This article was updated on July 6, 2021

What is WAN, and why does it matter to enterprise decision-makers? A wide area network (WAN) is a connected group of computers, devices, and other types of hardware that spans regions — stretching across cities, states, or even countries. The largest example of a WAN is what's enabling you to read this article: the internet itself.

So, how does a WAN for enterprise function, and what are businesses doing with it?

What is WAN and How Does It Work?

Think of a WAN as a connected system of local area networks, also known as LANs. These are the familiar one-campus company setups in which all offices are wired together. Keep in mind there are also MANs, or metropolitan area networks — connected sets of buildings across a city or town. MANs can figure into the WAN system as well.

In this example, your organization has a number of LANs. Imagine they're in Boston, New York, and Chicago. To span the distances between these three cities, your company either engages a leased line between each location — a leased line being a dedicated connection set up by your service provider — or the organization plugs into the public telecommunications network. Security, in these cases, is most often ensured through a virtual private network.

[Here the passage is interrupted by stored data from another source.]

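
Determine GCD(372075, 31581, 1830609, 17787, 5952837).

gcd(372075, 31581): 372075 = 11·31581 + 24684; 31581 = 1·24684 + 6897; 24684 = 3·6897 + 3993; 6897 = 1·3993 + 2904; 3993 = 1·2904 + 1089; 2904 = 2·1089 + 726; 1089 = 1·726 + 363; 726 = 2·363 + 0 → 363
gcd(363, 1830609): 1830609 = 5043·363 + 0 → 363
gcd(363, 17787): 17787 = 49·363 + 0 → 363
gcd(363, 5952837): 5952837 = 16399·363 + 0 → 363

363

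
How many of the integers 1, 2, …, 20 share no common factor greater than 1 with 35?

35 = 5·7. Inclusion–exclusion on these primes:
20 − ⌊20/5⌋ − ⌊20/7⌋ + ⌊20/35⌋ = 14

14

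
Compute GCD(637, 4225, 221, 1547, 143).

gcd(637, 4225): 4225 = 6·637 + 403; 637 = 1·403 + 234; 403 = 1·234 + 169; 234 = 1·169 + 65; 169 = 2·65 + 39; 65 = 1·39 + 26; 39 = 1·26 + 13; 26 = 2·13 + 0 → 13
gcd(13, 221): 221 = 17·13 + 0 → 13
gcd(13, 1547): 1547 = 119·13 + 0 → 13
gcd(13, 143): 143 = 11·13 + 0 → 13

13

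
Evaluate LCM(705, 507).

705 = 3 · 5 · 47; 507 = 3 · 13²
max exponents: 3 · 5 · 13² · 47 = 119145

119145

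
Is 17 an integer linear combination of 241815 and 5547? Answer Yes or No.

No

By Bézout, 241815x − 5547y = 17 has integer solutions iff gcd(241815, 5547) | 17.
Euclid: 241815 = 43·5547 + 3294; 5547 = 1·3294 + 2253; 3294 = 1·2253 + 1041; 2253 = 2·1041 + 171; 1041 = 6·171 + 15; 171 = 11·15 + 6; 15 = 2·6 + 3; 6 = 2·3 + 0. gcd = 3; 17 mod 3 = 2. No.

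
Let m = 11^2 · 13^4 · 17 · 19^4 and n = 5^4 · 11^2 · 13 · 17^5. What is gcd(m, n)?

min exponent per shared prime: 11^2 · 13 · 17 = 26741

26741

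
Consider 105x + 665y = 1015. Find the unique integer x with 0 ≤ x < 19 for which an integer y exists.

gcd(105, 665) = 35 (Euclid: 665 = 6·105 + 35; 105 = 3·35 + 0), and 35 | 1015.
Extended Euclid: 105·(-6) + 665·(1) = 35. Scale by 29: x₀ = -174.
General solution x = x₀ + 19t; reducing mod 19 gives x = 16 (and y = -1).

16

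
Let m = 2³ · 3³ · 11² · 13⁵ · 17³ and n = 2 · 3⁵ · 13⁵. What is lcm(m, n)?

429086802017016

max exponent per prime: 2³ · 3⁵ · 11² · 13⁵ · 17³ = 429086802017016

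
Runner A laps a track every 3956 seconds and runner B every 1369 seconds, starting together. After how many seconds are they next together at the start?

3956 = 2² · 23 · 43; 1369 = 37²
max exponents: 2² · 23 · 37² · 43 = 5415764

5415764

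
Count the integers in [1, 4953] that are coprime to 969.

2944

Prime factors of 969: 3, 17, 19. Count integers ≤ 4953 divisible by none of them.
By inclusion–exclusion: 4953 − ⌊4953/3⌋ − ⌊4953/17⌋ − ⌊4953/19⌋ + ⌊4953/51⌋ + ⌊4953/57⌋ + ⌊4953/323⌋ − ⌊4953/969⌋ = 2944.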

At each endpoint of the connections to the Boston, Chicago, and New York LANs, your business operates a router that allows the LAN to communicate with a hub that's handling incoming and outgoing data on the WAN side. Packets of information start to flow back and forth. Your WAN solution is in place.

SD-WAN is on the rise. Vendors are watching revenue grow at an estimated 59 percent annually, and the market may well reach $1.3 billion within the next three years.

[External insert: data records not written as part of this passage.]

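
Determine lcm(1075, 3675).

gcd first: 3675 = 3·1075 + 450; 1075 = 2·450 + 175; 450 = 2·175 + 100; 175 = 1·100 + 75; 100 = 1·75 + 25; 75 = 3·25 + 0 → gcd = 25
lcm = 1075·3675/gcd = 3950625/25 = 158025

158025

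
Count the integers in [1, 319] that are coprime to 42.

Prime factors of 42: 2, 3, 7. Count integers ≤ 319 divisible by none of them.
By inclusion–exclusion: 319 − ⌊319/2⌋ − ⌊319/3⌋ − ⌊319/7⌋ + ⌊319/6⌋ + ⌊319/14⌋ + ⌊319/21⌋ − ⌊319/42⌋ = 92.

92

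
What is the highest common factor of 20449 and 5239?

169

Euclid: 20449 = 3·5239 + 4732; 5239 = 1·4732 + 507; 4732 = 9·507 + 169; 507 = 3·169 + 0. Last nonzero remainder: 169.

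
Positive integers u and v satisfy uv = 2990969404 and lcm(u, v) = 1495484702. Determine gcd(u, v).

gcd·lcm = product, so gcd = 2990969404/1495484702 = 2.

2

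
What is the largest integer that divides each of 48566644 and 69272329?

Euclid: 69272329 = 1·48566644 + 20705685; 48566644 = 2·20705685 + 7155274; 20705685 = 2·7155274 + 6395137; 7155274 = 1·6395137 + 760137; 6395137 = 8·760137 + 314041; 760137 = 2·314041 + 132055; 314041 = 2·132055 + 49931; 132055 = 2·49931 + 32193; 49931 = 1·32193 + 17738; 32193 = 1·17738 + 14455; 17738 = 1·14455 + 3283; 14455 = 4·3283 + 1323; 3283 = 2·1323 + 637; 1323 = 2·637 + 49; 637 = 13·49 + 0. Last nonzero remainder: 49.

49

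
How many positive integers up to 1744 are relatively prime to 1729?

1308

1729 = 7·13·19. Inclusion–exclusion on these primes:
1744 − ⌊1744/7⌋ − ⌊1744/13⌋ − ⌊1744/19⌋ + ⌊1744/91⌋ + ⌊1744/133⌋ + ⌊1744/247⌋ − ⌊1744/1729⌋ = 1308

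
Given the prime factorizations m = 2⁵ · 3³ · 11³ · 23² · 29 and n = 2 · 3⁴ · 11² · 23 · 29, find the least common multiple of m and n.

max exponent per prime: 2⁵ · 3⁴ · 11³ · 23² · 29 = 52925713632

52925713632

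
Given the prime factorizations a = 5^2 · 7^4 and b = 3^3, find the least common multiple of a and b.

1620675

max exponent per prime: 3^3 · 5^2 · 7^4 = 1620675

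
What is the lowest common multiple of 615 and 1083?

gcd first: 1083 = 1·615 + 468; 615 = 1·468 + 147; 468 = 3·147 + 27; 147 = 5·27 + 12; 27 = 2·12 + 3; 12 = 4·3 + 0 → gcd = 3
lcm = 615·1083/gcd = 666045/3 = 222015

222015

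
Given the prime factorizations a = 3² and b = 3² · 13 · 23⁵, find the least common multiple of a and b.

753052131

max exponent per prime: 3² · 13 · 23⁵ = 753052131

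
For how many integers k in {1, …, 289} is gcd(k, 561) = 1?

Prime factors of 561: 3, 11, 17. Count integers ≤ 289 divisible by none of them.
By inclusion–exclusion: 289 − ⌊289/3⌋ − ⌊289/11⌋ − ⌊289/17⌋ + ⌊289/33⌋ + ⌊289/51⌋ + ⌊289/187⌋ − ⌊289/561⌋ = 164.

164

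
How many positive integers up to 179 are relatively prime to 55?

55 = 5·11. Inclusion–exclusion on these primes:
179 − ⌊179/5⌋ − ⌊179/11⌋ + ⌊179/55⌋ = 131

131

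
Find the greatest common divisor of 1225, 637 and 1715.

49

gcd(1225, 637): 1225 = 1·637 + 588; 637 = 1·588 + 49; 588 = 12·49 + 0 → 49
gcd(49, 1715): 1715 = 35·49 + 0 → 49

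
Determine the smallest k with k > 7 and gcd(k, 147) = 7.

Multiples of 7 above 7: 7·2, 7·3, … . Need the cofactor coprime to 147/7 = 21.
Checking s = 2, 3, … the first with gcd(s, 21) = 1 is s = 2, giving 14.

14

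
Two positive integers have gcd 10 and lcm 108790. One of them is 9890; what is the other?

Using pq = gcd(p,q)·lcm(p,q) = 10·108790 = 1087900, we get q = 1087900/9890 = 110.

110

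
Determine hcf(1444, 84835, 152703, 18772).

gcd(1444, 84835): 84835 = 58·1444 + 1083; 1444 = 1·1083 + 361; 1083 = 3·361 + 0 → 361
gcd(361, 152703): 152703 = 423·361 + 0 → 361
gcd(361, 18772): 18772 = 52·361 + 0 → 361

361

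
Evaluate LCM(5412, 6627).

11955108

gcd first: 6627 = 1·5412 + 1215; 5412 = 4·1215 + 552; 1215 = 2·552 + 111; 552 = 4·111 + 108; 111 = 1·108 + 3; 108 = 36·3 + 0 → gcd = 3
lcm = 5412·6627/gcd = 35865324/3 = 11955108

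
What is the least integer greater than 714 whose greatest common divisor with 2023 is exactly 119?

833

2023 = 119·17. Any a with gcd(a, 2023) = 119 is a multiple of 119, say 119s, with s coprime to 17.
Need s > 714/119, so s ≥ 7. First s ≥ 7 with gcd(s, 17) = 1 is s = 7. Thus a = 119·7 = 833.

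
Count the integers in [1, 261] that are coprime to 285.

132

285 = 3·5·19. Inclusion–exclusion on these primes:
261 − ⌊261/3⌋ − ⌊261/5⌋ − ⌊261/19⌋ + ⌊261/15⌋ + ⌊261/57⌋ + ⌊261/95⌋ − ⌊261/285⌋ = 132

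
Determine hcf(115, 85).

115 = 5 · 23
85 = 5 · 17
Common: 5 = 5

5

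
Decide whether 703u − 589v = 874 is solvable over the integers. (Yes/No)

By Bézout, 703u − 589v = 874 has integer solutions iff gcd(703, 589) | 874.
Euclid: 703 = 1·589 + 114; 589 = 5·114 + 19; 114 = 6·19 + 0. gcd = 19; 874 mod 19 = 0. Yes.

Yes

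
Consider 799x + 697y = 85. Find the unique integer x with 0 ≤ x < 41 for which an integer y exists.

35

gcd(799, 697) = 17 (Euclid: 799 = 1·697 + 102; 697 = 6·102 + 85; 102 = 1·85 + 17; 85 = 5·17 + 0), and 17 | 85.
Extended Euclid: 799·(7) + 697·(-8) = 17. Scale by 5: x₀ = 35.
General solution x = x₀ + 41t; reducing mod 41 gives x = 35 (and y = -40).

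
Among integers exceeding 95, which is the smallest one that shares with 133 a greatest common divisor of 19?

Multiples of 19 above 95: 19·6, 19·7, … . Need the cofactor coprime to 133/19 = 7.
Checking s = 6, 7, … the first with gcd(s, 7) = 1 is s = 6, giving 114.

114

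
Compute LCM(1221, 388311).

gcd first: 388311 = 318·1221 + 33; 1221 = 37·33 + 0 → gcd = 33
lcm = 1221·388311/gcd = 474127731/33 = 14367507

14367507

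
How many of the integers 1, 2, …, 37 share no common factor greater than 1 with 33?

Prime factors of 33: 3, 11. Count integers ≤ 37 divisible by none of them.
By inclusion–exclusion: 37 − ⌊37/3⌋ − ⌊37/11⌋ + ⌊37/33⌋ = 23.

23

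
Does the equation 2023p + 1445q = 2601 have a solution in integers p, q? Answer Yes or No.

Yes

gcd(2023, 1445): 2023 = 1·1445 + 578; 1445 = 2·578 + 289; 578 = 2·289 + 0 → 289
289 divides 2601, so a solution exists.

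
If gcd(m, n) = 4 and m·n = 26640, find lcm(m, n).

6660

gcd·lcm = product, so lcm = 26640/4 = 6660.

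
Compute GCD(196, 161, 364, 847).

gcd(196, 161): 196 = 1·161 + 35; 161 = 4·35 + 21; 35 = 1·21 + 14; 21 = 1·14 + 7; 14 = 2·7 + 0 → 7
gcd(7, 364): 364 = 52·7 + 0 → 7
gcd(7, 847): 847 = 121·7 + 0 → 7

7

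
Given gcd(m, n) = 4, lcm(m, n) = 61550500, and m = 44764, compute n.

5500

m·n = gcd·lcm = 4·61550500 = 246202000, so n = 246202000/44764 = 5500.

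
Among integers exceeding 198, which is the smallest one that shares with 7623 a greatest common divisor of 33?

Multiples of 33 above 198: 33·7, 33·8, … . Need the cofactor coprime to 7623/33 = 231.
Checking s = 7, 8, … the first with gcd(s, 231) = 1 is s = 8, giving 264.

264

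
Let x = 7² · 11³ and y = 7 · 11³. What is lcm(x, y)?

max exponent per prime: 7² · 11³ = 65219

65219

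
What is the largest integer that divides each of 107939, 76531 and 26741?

13

gcd(107939, 76531): 107939 = 1·76531 + 31408; 76531 = 2·31408 + 13715; 31408 = 2·13715 + 3978; 13715 = 3·3978 + 1781; 3978 = 2·1781 + 416; 1781 = 4·416 + 117; 416 = 3·117 + 65; 117 = 1·65 + 52; 65 = 1·52 + 13; 52 = 4·13 + 0 → 13
gcd(13, 26741): 26741 = 2057·13 + 0 → 13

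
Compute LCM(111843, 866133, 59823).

856605537

lcm(111843, 866133) = 111843·866133/gcd = 96870913119/2601 = 37243719
lcm(37243719, 59823) = 37243719·59823/gcd = 2228031001737/2601 = 856605537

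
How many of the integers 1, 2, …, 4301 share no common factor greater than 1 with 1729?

3225

Prime factors of 1729: 7, 13, 19. Count integers ≤ 4301 divisible by none of them.
By inclusion–exclusion: 4301 − ⌊4301/7⌋ − ⌊4301/13⌋ − ⌊4301/19⌋ + ⌊4301/91⌋ + ⌊4301/133⌋ + ⌊4301/247⌋ − ⌊4301/1729⌋ = 3225.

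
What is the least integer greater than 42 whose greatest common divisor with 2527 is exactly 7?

49

Multiples of 7 above 42: 7·7, 7·8, … . Need the cofactor coprime to 2527/7 = 361.
Checking s = 7, 8, … the first with gcd(s, 361) = 1 is s = 7, giving 49.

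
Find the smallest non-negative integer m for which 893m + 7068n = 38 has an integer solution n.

190

Euclid: 7068 = 7·893 + 817; 893 = 1·817 + 76; 817 = 10·76 + 57; 76 = 1·57 + 19; 57 = 3·19 + 0 → gcd = 19; 38 = 19·2.
Back-substitution yields 893·(95) + 7068·(-12) = 19, so one solution is m = 95·2 = 190, n = -12·2 = -24.
Solutions in m differ by 7068/19 = 372; the one in [0, 372) is 190 mod 372 = 190.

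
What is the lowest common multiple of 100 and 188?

4700

100 = 2² · 5²; 188 = 2² · 47
max exponents: 2² · 5² · 47 = 4700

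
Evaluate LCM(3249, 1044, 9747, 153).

3249 = 3² · 19²; 1044 = 2² · 3² · 29; 9747 = 3³ · 19²; 153 = 3² · 17
lcm takes max exponent of each prime: 2² · 3³ · 17 · 19² · 29 = 19221084

19221084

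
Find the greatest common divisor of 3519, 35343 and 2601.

153

gcd(3519, 35343): 35343 = 10·3519 + 153; 3519 = 23·153 + 0 → 153
gcd(153, 2601): 2601 = 17·153 + 0 → 153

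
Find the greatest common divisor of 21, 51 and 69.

3

gcd(21, 51): 51 = 2·21 + 9; 21 = 2·9 + 3; 9 = 3·3 + 0 → 3
gcd(3, 69): 69 = 23·3 + 0 → 3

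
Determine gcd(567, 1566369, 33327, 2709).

63

gcd(567, 1566369): 1566369 = 2762·567 + 315; 567 = 1·315 + 252; 315 = 1·252 + 63; 252 = 4·63 + 0 → 63
gcd(63, 33327): 33327 = 529·63 + 0 → 63
gcd(63, 2709): 2709 = 43·63 + 0 → 63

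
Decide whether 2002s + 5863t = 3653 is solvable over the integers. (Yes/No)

gcd(2002, 5863): 5863 = 2·2002 + 1859; 2002 = 1·1859 + 143; 1859 = 13·143 + 0 → 143
143 does not divide 3653, so a solution does not exist.

No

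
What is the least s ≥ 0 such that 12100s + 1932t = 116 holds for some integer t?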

Why Does a WAN Matter to the Enterprise?

WAN matters to business communications because it empowers enterprises to solve for high-speed connectivity while, in most cases, maintaining costs at scale.

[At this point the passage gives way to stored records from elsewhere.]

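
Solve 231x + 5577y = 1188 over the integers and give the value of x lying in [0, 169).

gcd(231, 5577) = 33 (Euclid: 5577 = 24·231 + 33; 231 = 7·33 + 0), and 33 | 1188.
Extended Euclid: 231·(-24) + 5577·(1) = 33. Scale by 36: x₀ = -864.
General solution x = x₀ + 169t; reducing mod 169 gives x = 150 (and y = -6).

150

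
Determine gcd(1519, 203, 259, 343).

7

gcd(1519, 203): 1519 = 7·203 + 98; 203 = 2·98 + 7; 98 = 14·7 + 0 → 7
gcd(7, 259): 259 = 37·7 + 0 → 7
gcd(7, 343): 343 = 49·7 + 0 → 7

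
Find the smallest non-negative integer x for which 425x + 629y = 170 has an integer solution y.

Euclid: 629 = 1·425 + 204; 425 = 2·204 + 17; 204 = 12·17 + 0 → gcd = 17; 170 = 17·10.
Back-substitution yields 425·(3) + 629·(-2) = 17, so one solution is x = 3·10 = 30, y = -2·10 = -20.
Solutions in x differ by 629/17 = 37; the one in [0, 37) is 30 mod 37 = 30.

30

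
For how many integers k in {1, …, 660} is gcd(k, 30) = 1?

Prime factors of 30: 2, 3, 5. Count integers ≤ 660 divisible by none of them.
By inclusion–exclusion: 660 − ⌊660/2⌋ − ⌊660/3⌋ − ⌊660/5⌋ + ⌊660/6⌋ + ⌊660/10⌋ + ⌊660/15⌋ − ⌊660/30⌋ = 176.

176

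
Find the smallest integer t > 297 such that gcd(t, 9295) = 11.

Multiples of 11 above 297: 11·28, 11·29, … . Need the cofactor coprime to 9295/11 = 845.
Checking s = 28, 29, … the first with gcd(s, 845) = 1 is s = 28, giving 308.

308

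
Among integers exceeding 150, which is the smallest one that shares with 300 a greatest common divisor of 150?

300 = 150·2. Any k with gcd(k, 300) = 150 is a multiple of 150, say 150s, with s coprime to 2.
Need s > 150/150, so s ≥ 2. First s ≥ 2 with gcd(s, 2) = 1 is s = 3. Thus k = 150·3 = 450.

450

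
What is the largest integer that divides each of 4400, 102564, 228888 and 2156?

gcd(4400, 102564): 102564 = 23·4400 + 1364; 4400 = 3·1364 + 308; 1364 = 4·308 + 132; 308 = 2·132 + 44; 132 = 3·44 + 0 → 44
gcd(44, 228888): 228888 = 5202·44 + 0 → 44
gcd(44, 2156): 2156 = 49·44 + 0 → 44

44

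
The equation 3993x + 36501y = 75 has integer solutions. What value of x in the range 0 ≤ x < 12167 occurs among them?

Euclid: 36501 = 9·3993 + 564; 3993 = 7·564 + 45; 564 = 12·45 + 24; 45 = 1·24 + 21; 24 = 1·21 + 3; 21 = 7·3 + 0 → gcd = 3; 75 = 3·25.
Back-substitution yields 3993·(-1618) + 36501·(177) = 3, so one solution is x = -1618·25 = -40450, y = 177·25 = 4425.
Solutions in x differ by 36501/3 = 12167; the one in [0, 12167) is -40450 mod 12167 = 8218.

8218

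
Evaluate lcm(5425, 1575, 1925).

537075

5425 = 5² · 7 · 31; 1575 = 3² · 5² · 7; 1925 = 5² · 7 · 11
lcm takes max exponent of each prime: 3² · 5² · 7 · 11 · 31 = 537075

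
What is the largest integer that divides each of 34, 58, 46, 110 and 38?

2

34 = 2 · 17; 58 = 2 · 29; 46 = 2 · 23; 110 = 2 · 5 · 11; 38 = 2 · 19
gcd takes min exponent of each prime: 2 = 2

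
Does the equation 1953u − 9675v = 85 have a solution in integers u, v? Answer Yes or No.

No

By Bézout, 1953u − 9675v = 85 has integer solutions iff gcd(1953, 9675) | 85.
Euclid: 9675 = 4·1953 + 1863; 1953 = 1·1863 + 90; 1863 = 20·90 + 63; 90 = 1·63 + 27; 63 = 2·27 + 9; 27 = 3·9 + 0. gcd = 9; 85 mod 9 = 4. No.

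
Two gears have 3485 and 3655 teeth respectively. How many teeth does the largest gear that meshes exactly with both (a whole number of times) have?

85

3485 = 5 · 17 · 41
3655 = 5 · 17 · 43
Common: 5 · 17 = 85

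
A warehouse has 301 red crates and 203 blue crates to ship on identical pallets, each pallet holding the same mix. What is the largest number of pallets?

Euclid: 301 = 1·203 + 98; 203 = 2·98 + 7; 98 = 14·7 + 0. Last nonzero remainder: 7.

7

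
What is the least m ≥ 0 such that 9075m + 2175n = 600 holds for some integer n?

19

gcd(9075, 2175) = 75 (Euclid: 9075 = 4·2175 + 375; 2175 = 5·375 + 300; 375 = 1·300 + 75; 300 = 4·75 + 0), and 75 | 600.
Extended Euclid: 9075·(6) + 2175·(-25) = 75. Scale by 8: m₀ = 48.
General solution m = m₀ + 29t; reducing mod 29 gives m = 19 (and n = -79).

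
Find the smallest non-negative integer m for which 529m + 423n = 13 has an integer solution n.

Reduce mod 423: 529m ≡ 13 (mod 423). With g = gcd(529, 423) = 1 dividing 13, divide through: 529m ≡ 13 (mod 423).
Since gcd(529, 423) = 1, m ≡ 13·(529)⁻¹ ≡ 52 (mod 423). Smallest non-negative: 52.

52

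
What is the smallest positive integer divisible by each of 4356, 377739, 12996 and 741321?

286124194022436

lcm(4356, 377739) = 4356·377739/gcd = 1645431084/9 = 182825676
lcm(182825676, 12996) = 182825676·12996/gcd = 2376002485296/684 = 3473687844
lcm(3473687844, 741321) = 3473687844·741321/gcd = 2575117746201924/9 = 286124194022436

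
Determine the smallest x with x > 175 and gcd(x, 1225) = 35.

210

1225 = 35·35. Any x with gcd(x, 1225) = 35 is a multiple of 35, say 35s, with s coprime to 35.
Need s > 175/35, so s ≥ 6. First s ≥ 6 with gcd(s, 35) = 1 is s = 6. Thus x = 35·6 = 210.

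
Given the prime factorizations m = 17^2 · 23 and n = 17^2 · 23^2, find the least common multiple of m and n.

152881

max exponent per prime: 17^2 · 23^2 = 152881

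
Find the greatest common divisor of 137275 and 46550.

475

Euclid: 137275 = 2·46550 + 44175; 46550 = 1·44175 + 2375; 44175 = 18·2375 + 1425; 2375 = 1·1425 + 950; 1425 = 1·950 + 475; 950 = 2·475 + 0. Last nonzero remainder: 475.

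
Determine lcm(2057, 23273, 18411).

2057 = 11² · 17; 23273 = 17 · 37²; 18411 = 3 · 17 · 19²
lcm takes max exponent of each prime: 3 · 11² · 17 · 19² · 37² = 3049763739

3049763739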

If not for WANs, your organization would face the prospect of having to own and install every single mile of hardware when attempting to connect its three LANs in the example above. Instead, WANs take a far less costly approach, leveraging public systems to link one part of the organization to another across large distances.

Beyond the issue of cost, WANs also open a number of new options to businesses looking to make the most of their employees' time, no matter where they might be located. The ability to work remotely while also having secure access to company network assets are among the examples of how WANs benefit enterprises.

All this, however, is just the start of the story. WANs, it turns out, are evolving even further.

What's Next for WANs? The Evolution of Business Communication

When it comes to new technologies in business communication, WANs are just the beginning. Applications that drive even greater usefulness from the technology now include software-defined solutions — giving rise to SD-WAN.

You may already have a software-defined network (SDN) on-premises. One common example is your data center. Now, enterprise IT can help its stakeholders manage multiple types of connections at once by applying the SD concept to the WAN infrastructure, linking users across the spectrum of broadband, LTE wireless, and multiprotocol label switching (MPLS) environments. Every aspect of the SD-WAN is controllable through a central interface, and your team can replace old methods — such as on-site installations and manual maintenance — with a largely virtualized, cloud-based, and less-expensive solution than the hardware-intensive scenarios of the past.

According to Network World, SD-WAN is on the rise — vendors are watching revenue grow at an estimated 59 percent annually, and the market may well reach $1.3 billion within the next three years. Within two years, some 25 percent of businesses will connect their component offices with SD-WAN approaches. Enterprise leadership that turns to SD-WAN joins a growing vanguard — one that will define the future of business communications, one network at a time.